The other alien race mentioned in the survey is the Remnant. As the generic name implies this is one of those super powerful extinct races from a far away past that are so pervasive in sci-fi games of late. Players will be able to search for artifacts of the Remnant in ancient vaults that will have traps activated the moment the player seizes its treasures. There is a quote from the video game Sunless Sea* that sarcastically makes an educated and appropriately Indiana Jones referencing reaction to behavior such as this:

This belongs in a museum! Assuming that colonial-imperial appropriation for the purpose of hegemonic taxonomisation is a suitable response to the problem of intercultural contact. Which it probably is, because museums are magnificent institutions.

The problem specifically of a foreign nation taking the artifacts of another land, even if the civilization that made them is extinct, is that the native people of that land likely had at least the influence of that extinct people on them and taking those artifacts is taking part of the existing natives history. Appropriately the Khet are also after these artifacts because it seems completely appropriate to try and gather as many artifacts of your galaxy's ancient inhabitants as one can before hostile foreign invaders get to them.
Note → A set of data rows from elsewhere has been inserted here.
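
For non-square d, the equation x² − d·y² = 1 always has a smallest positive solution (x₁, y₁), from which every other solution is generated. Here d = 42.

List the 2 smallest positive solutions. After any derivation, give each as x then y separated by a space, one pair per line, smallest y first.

13 2
337 52

√42 → a₀=6, period (2,12); ℓ=2 even so k=1
step 0: (6, 1)  from 6·(1,0) + (0,1)
step 1: (13, 2)  from 2·(6,1) + (1,0)
fundamental: x₁=13, y₁=2  (since 169 − 42·4 = 1)
n=2: (13,2)∘(13,2) = (13·13+42·2·2, 13·2+2·13) = (337,52)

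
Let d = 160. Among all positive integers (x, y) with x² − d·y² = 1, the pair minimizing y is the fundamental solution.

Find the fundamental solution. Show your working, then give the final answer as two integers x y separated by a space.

721 57

√160 → a₀=12, period (1,1,1,5,1,1,1,24); ℓ=8 even so k=7
a_0=12:  p_0=12·1+0=12,  q_0=12·0+1=1
a_1=1:  p_1=1·12+1=13,  q_1=1·1+0=1
…
a_6=1:  p_6=1·253+215=468,  q_6=1·20+17=37
a_7=1:  p_7=1·468+253=721,  q_7=1·37+20=57
→ (721, 57).  Check: 721²=519841, 160·57²=519840, difference 1.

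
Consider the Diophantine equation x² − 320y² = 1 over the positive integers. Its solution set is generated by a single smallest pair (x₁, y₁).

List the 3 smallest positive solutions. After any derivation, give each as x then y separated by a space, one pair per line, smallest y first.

161 9
51841 2898
16692641 933147

d=320: √d = [17; 1,7,1,34] (ℓ=4, even), read p_3/q_3
i=0: a=17 ⇒ p=17, q=1
i=1: a=1 ⇒ p=18, q=1
i=2: a=7 ⇒ p=143, q=8
i=3: a=1 ⇒ p=161, q=9
→ (161, 9).  Check: 161²=25921, 320·9²=25920, difference 1.
k=2:  x_2 = 161·161+320·9·9 = 51841,  y_2 = 161·9+9·161 = 2898
k=3:  x_3 = 161·51841+320·9·2898 = 16692641,  y_3 = 161·2898+9·51841 = 933147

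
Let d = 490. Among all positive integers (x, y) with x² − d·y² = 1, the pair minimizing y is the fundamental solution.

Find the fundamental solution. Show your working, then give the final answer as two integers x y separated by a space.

d=490: √d = [22; 7,2,1,4,4,4,1,2,7,44] (ℓ=10, even), read p_9/q_9
i=0: a=22 ⇒ p=22, q=1
…
i=5: a=4 ⇒ p=9607, q=434
i=6: a=4 ⇒ p=40708, q=1839
…
i=8: a=2 ⇒ p=141338, q=6385
i=9: a=7 ⇒ p=1039681, q=46968
(x₁, y₁) = (1039681, 46968);  1039681² − 490·46968² = 1 ✓

1039681 46968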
Again though, the game proposed in this survey may not be what Mass Effect: Andromeda ends up becoming. The design and story ideas seem too gracelessness toward colonial histories to have be genuine yet too dead on in there portrayal of the wrong way to settle a land to be a cobbled together fake. Perhaps the survey was written by an ignorant PR employee who is soon on their way out of a job or a history buff pulling a well researched fast one on Mass Effect fans. If it's the latter: well played. Nice touch naming the player's ship, "the Tempest", after Shakespeare's play critiquing colonialism. If neither of those hopes are true then the hope is that Bioware has already caught the implications of this survey and altered Mass Effect: Andromeda accordingly. Maybe colonial atrocities are all the Renegade choices.

Edit: Yeah, that original title was terrible. Hopefully the new one is less me covering up nervousness with pretentiousness.

*Someone remind me to write something about how Sunless Sea is one of the few and probably best satires of Victorian British colonialism.